The number of Netflix subscribers in the United States has overtaken that for HBO, at least according to some headlines. Netflix is aiming to double or triple that. However, Jeff Bewkes, the chief executive of Time Warner, which owns HBO, argues that television is taking over the internet rather than the other way around.

Netflix added another two million members in the United States in the last quarter, taking the total of paid up streaming subscribers to 27.9 million. The total number of streaming members, including those not currently paying or on free trials, rose to 29.2 million.

At the end of 2012, HBO had 28.7 million subscribers, according to data from SNL Kagan. So Netflix is not quite there yet, although it is forecasting to reach 28.8 million paid subscribers in the United States within three months.

Netflix now has 6.3 million paid subscribers outside the United States, or 34.3 million worldwide. HBO has 114 million subscribers globally, through bundling with other pay-television services.

Nevertheless, Netflix can claim an increase of nearly 3.9 million paying subscribers worldwide in the last quarter, or 9.8 million over the year.

In terms of the total available market in the United States, Reed Hastings, the chief executive of Netflix, told analysts he believes there is room to grow two to three times the number of subscribers.

“Our best guess is that the market for a service like Netflix because it’s less expensive than HBO, it’s got more content, it’s all on-demand, it’s personalized, it’s on multiple devices, is somewhere in the two to three times HBO, or 60 million to 90 million. And we’ll only know that with any confidence when we get there.”

The chief executive of Netflix has previously said: “The goal is to become HBO faster than HBO can become us.”

The company has indicated that it will concentrate more on exclusive and selected programming, rather than non-exclusive bulk deals. It will also continue to invest in original programming, although this currently represents a relatively modest proportion of its total programming budget.

“Our appetite for non-exclusive content is going to near-zero,” Ted Sarandos, the chief content officer of Netflix, told delegates at the FT Digital Media Conference. “We are willing to pay more on an exclusive basis.” He said consumers get confused if non-exclusive bulk programming is available on several online services.
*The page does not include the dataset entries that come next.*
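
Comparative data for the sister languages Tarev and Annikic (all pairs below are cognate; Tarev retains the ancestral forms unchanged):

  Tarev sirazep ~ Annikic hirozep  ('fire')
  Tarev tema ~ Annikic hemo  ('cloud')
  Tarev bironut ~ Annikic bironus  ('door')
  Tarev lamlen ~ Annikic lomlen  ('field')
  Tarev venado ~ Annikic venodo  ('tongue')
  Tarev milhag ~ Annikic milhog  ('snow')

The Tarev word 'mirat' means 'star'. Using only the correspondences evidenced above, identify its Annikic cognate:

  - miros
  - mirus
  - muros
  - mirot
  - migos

sirazep ~ hirozep, venado ~ venodo — Tarev a corresponds to Annikic o after a consonant, before a consonant other than r, m, n, p, b, f, v.
bironut ~ bironus — Tarev t corresponds to Annikic s word-finally.
Applying these to Tarev 'mirat':
  mirat → mirot   (a→o after a consonant, before a consonant other than r, m, n, p, b, f, v)
  mirot → miros   (t→s word-finally)
So the Annikic cognate is 'miros'.

miros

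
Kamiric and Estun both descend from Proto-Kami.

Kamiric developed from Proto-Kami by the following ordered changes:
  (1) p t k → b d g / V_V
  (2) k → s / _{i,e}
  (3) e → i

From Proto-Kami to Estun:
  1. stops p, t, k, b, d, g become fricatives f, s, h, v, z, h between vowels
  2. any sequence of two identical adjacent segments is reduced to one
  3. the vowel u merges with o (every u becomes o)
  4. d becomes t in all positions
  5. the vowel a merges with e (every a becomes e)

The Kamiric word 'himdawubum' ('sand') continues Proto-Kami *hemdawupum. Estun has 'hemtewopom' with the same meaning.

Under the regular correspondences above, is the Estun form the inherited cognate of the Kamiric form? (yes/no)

no

Derive the expected Estun reflex of *hemdawupum:
Estun: *hemdawupum
  hemdawupum → hemdawufum   [intervocalic lenition]
  hemdawufum (rule 2 does not apply)
  hemdawufum → hemdawofom   [vowel merger]
  hemdawofom → hemtawofom   [unconditioned shift]
  hemtawofom → hemtewofom   [vowel merger]
  giving Estun hemtewofom.
The regular Estun reflex would be 'hemtewofom', but the attested form is 'hemtewopom'. The correspondence is irregular, so they are not cognates (the Estun form has a different source).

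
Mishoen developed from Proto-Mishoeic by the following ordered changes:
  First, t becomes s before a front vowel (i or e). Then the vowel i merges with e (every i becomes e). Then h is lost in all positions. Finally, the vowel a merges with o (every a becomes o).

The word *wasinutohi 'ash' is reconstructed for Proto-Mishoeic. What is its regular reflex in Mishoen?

Mishoen: *wasinutohi > wasenutohe > wasenutoe > wosenutoe  (by vowel merger, h-loss, vowel merger)

wosenutoe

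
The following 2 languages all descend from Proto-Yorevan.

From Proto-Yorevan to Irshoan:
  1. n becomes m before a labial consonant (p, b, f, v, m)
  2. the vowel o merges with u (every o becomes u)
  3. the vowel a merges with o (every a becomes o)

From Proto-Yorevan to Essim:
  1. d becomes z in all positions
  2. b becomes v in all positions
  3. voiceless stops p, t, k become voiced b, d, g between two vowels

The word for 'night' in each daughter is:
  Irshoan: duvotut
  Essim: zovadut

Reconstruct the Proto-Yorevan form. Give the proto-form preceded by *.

Position 5: Irshoan has t, Essim has d. Irshoan preserves t here (none of its changes turn any other segment into t), so the proto-segment is *t.
Position 4: Irshoan has o, Essim has a. Essim preserves a here (none of its changes turn any other segment into a), so the proto-segment is *a.
Continuing position by position gives *dovatut; check it forward:
Irshoan: start from *dovatut.
  rule 1: no change — dovatut
  rule 2 (vowel merger): dovatut → duvatut
  rule 3 (vowel merger): duvatut → duvotut
  ⇒ Irshoan duvotut
Essim: start from *dovatut.
  rule 1 (unconditioned shift): dovatut → zovatut
  rule 2: no change — zovatut
  rule 3 (intervocalic voicing): zovatut → zovadut
  ⇒ Essim zovadut
*dovatut is the unique common source.

*dovatut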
Speaking earlier at the same conference, Jeff Bewkes, the chairman and chief executive of Time Warner, repeated his claim that “TV was taking over the internet, not the other way around”.

He said that the amount of time that people are spending and their engagement with video is increasing and this is made more valuable through on-demand viewing.

He agreed that online video from providers like Netflix would become increasingly important in the future but suggested that it would be increasingly difficult for them to continue to grow their subscriber levels in their home market.

“Every time you add subs, your disconnections grow,” he said. “Once you get into the 20 millions, it is very hard to go as fast as before, but he conceded: “Maybe it will get to 40 million.”

“Netflix is a pretty good company,” he said. “It is not at all surprising that they have the subscriber count they have.”

While globally HBO has significantly more subscribers than Netflix at the moment, the rate at which Netflix is growing is impressive, assuming it can maintain the current momentum.

The difference is that pay-television subscribers may not necessarily have a choice whether they pay for HBO, whereas Netflix is a standalone proposition.